Dentro de la empresa, ocurre otra crisis, más silenciosa y quizá más profunda. Los colaboradores sienten miedo, confusión o vergüenza. Algunos temen por su empleo, otros por la reputación de aquello que ayudaron a construir. Cuando la comunicación interna es lenta o distante surgen las filtraciones, los rumores y las versiones cruzadas. En esos momentos, el liderazgo auténtico no consiste en controlar, sino en acompañar; en mirar a los ojos, decir la verdad y sostener emocionalmente al equipo.
Además, en medio de la confusión, surge la presión por mantener la operación en marcha. Los clientes siguen llamando, los servicios deben continuar y los equipos intentan sostener la rutina mientras todo alrededor se tambalea. Esa tensión entre la continuidad y la contención define gran parte del desafío: gestionar el presente sin descuidar el futuro, contener sin detener.
En paralelo, los reguladores hacen lo que les corresponde. Abren investigaciones, solicitan informes y revisan procesos. Es una etapa tensa, porque confluyen dos velocidades distintas. La de la opinión pública, que exige respuestas inmediatas, y la del derecho, que avanza con la prudencia del debido proceso. Navegar entre ambas requiere rigor técnico, serenidad y sensibilidad política.
Todo ocurre al mismo tiempo; los titulares, la presión social, las llamadas de los supervisores y las reuniones urgentes del comité de crisis. En ese caos, el mayor riesgo es reaccionar sin información suficiente o responder con arrogancia. Negar o minimizar el problema es tan común como costoso, pues la negación temprana solo multiplica la desconfianza.
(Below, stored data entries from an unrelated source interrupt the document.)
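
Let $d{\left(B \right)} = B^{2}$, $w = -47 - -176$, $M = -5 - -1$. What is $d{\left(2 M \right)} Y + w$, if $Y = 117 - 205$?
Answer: $-5503$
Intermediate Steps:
$M = -4$ ($M = -5 + 1 = -4$)
$w = 129$ ($w = -47 + 176 = 129$)
$Y = -88$
$d{\left(2 M \right)} Y + w = \left(2 \left(-4\right)\right)^{2} \left(-88\right) + 129 = \left(-8\right)^{2} \left(-88\right) + 129 = 64 \left(-88\right) + 129 = -5632 + 129 = -5503$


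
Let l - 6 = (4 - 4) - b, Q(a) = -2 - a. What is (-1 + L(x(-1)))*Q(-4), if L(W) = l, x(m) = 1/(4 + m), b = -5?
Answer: 20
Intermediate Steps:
l = 11 (l = 6 + ((4 - 4) - 1*(-5)) = 6 + (0 + 5) = 6 + 5 = 11)
L(W) = 11
(-1 + L(x(-1)))*Q(-4) = (-1 + 11)*(-2 - 1*(-4)) = 10*(-2 + 4) = 10*2 = 20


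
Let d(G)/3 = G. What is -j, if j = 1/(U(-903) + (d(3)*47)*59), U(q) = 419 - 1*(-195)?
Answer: -1/25571 ≈ -3.9107e-5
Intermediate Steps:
U(q) = 614 (U(q) = 419 + 195 = 614)
d(G) = 3*G
j = 1/25571 (j = 1/(614 + ((3*3)*47)*59) = 1/(614 + (9*47)*59) = 1/(614 + 423*59) = 1/(614 + 24957) = 1/25571 ≈ 3.9107e-5)
-j = -1*1/25571 = -1/25571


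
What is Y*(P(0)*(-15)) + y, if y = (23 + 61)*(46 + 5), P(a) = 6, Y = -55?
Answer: 9234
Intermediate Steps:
y = 4284 (y = 84*51 = 4284)
Y*(P(0)*(-15)) + y = -330*(-15) + 4284 = -55*(-90) + 4284 = 4950 + 4284 = 9234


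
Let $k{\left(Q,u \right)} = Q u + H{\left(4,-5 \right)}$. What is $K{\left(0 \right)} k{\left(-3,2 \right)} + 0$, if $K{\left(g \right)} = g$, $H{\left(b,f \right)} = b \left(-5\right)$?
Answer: $0$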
Superar una crisis exige tres virtudes difíciles de equilibrar: humildad para reconocer los errores, transparencia para contarlos y coherencia para corregirlos. Una organización que enfrenta la adversidad con humanidad y responsabilidad puede salir fortalecida. Pero aquella que esconde, manipula o demora sus respuestas, verá deteriorarse su capital más valioso, la confianza.
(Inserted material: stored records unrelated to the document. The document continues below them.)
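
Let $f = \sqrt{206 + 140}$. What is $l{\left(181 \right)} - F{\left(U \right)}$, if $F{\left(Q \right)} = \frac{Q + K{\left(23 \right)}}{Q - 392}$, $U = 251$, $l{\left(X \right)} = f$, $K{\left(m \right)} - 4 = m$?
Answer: $\frac{278}{141} + \sqrt{346} \approx 20.573$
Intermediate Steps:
$K{\left(m \right)} = 4 + m$
$f = \sqrt{346} \approx 18.601$
$l{\left(X \right)} = \sqrt{346}$
$F{\left(Q \right)} = \frac{27 + Q}{-392 + Q}$ ($F{\left(Q \right)} = \frac{Q + \left(4 + 23\right)}{Q - 392} = \frac{Q + 27}{-392 + Q} = \frac{27 + Q}{-392 + Q}$)
$l{\left(181 \right)} - F{\left(U \right)} = \sqrt{346} - \frac{27 + 251}{-392 + 251} = \sqrt{346} - \frac{1}{-141} \cdot 278 = \sqrt{346} - \left(- \frac{1}{141}\right) 278 = \sqrt{346} - - \frac{278}{141} = \sqrt{346} + \frac{278}{141} = \frac{278}{141} + \sqrt{346}$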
Cuando todo pasa —y siempre pasa—, queda la oportunidad de aprender. De revisar procesos, reconstruir relaciones y recordar que la reputación no es un activo contable, sino una consecuencia diaria de las decisiones que se toman. Warren Buffett lo dijo con claridad: “Se necesitan veinte años para construir una reputación y cinco minutos para arruinarla. Si piensas en eso, harás las cosas de manera diferente”.